As for the violator who does not have a passport, he should resort to the embassy of his or her country in Kuwait to have a passport, then go to PDI to take his or her fingerprints in order to check that he is not wanted by the law enforcement agencies, and that data mentioned in his or her passports corresponds to data at PDI.
He also pointed out that PDI takes the fingerprints of any residence violator who does not have a passport or civil identity card with the aim of comparing such fingerprints to those taken by the criminal department to check the authenticity of the violator’s data.

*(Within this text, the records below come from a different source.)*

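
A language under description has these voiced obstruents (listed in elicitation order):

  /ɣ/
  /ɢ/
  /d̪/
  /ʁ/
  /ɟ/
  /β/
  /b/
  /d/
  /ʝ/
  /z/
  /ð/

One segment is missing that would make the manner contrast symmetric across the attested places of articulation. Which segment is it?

Stop: /b/ (bilabial), /d̪/ (dental), /d/ (alveolar), /ɟ/ (palatal), /ɢ/ (uvular).
Fricative: /β/ (bilabial), /ð/ (dental), /z/ (alveolar), /ʝ/ (palatal), /ɣ/ (velar), /ʁ/ (uvular).
The velar row has no stop member, so the gap is the velar stop /ɡ/.

/ɡ/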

Finally, he said that there are four cases to which the current Amiri lenient decree is applied; the first is related to fleeing domestic workers with the local sponsor’s reporting them to the authorities, then comes those who were arrested at the command of the Ministry of Social Affairs and Labor due to working at fictitious firms, and labor who do not have a local sponsor due to long years passing after their violation or the closure of the companies they were working at, and those were arrested due to residence violation as well as those who were born in Kuwait, but did not have a residency permit here.
He said the number of beneficiaries from this Amiri amnesty decree on modifying the conditions of residence violators hit nearly 10,000 including 6, 500 who already rectified their status following paying fines, then proceeded to get new residence permits without leaving the country, while there are 3500 Expatriates who already left the country.
Finally, Al-Awadhi said that Kuwait Airways reduced — in line with the Amiri decree — the prices of air tickets for residency violators to help them leave the country, noting that the national carrier will open a new office at PDI at Al-Farwaniyah governorate.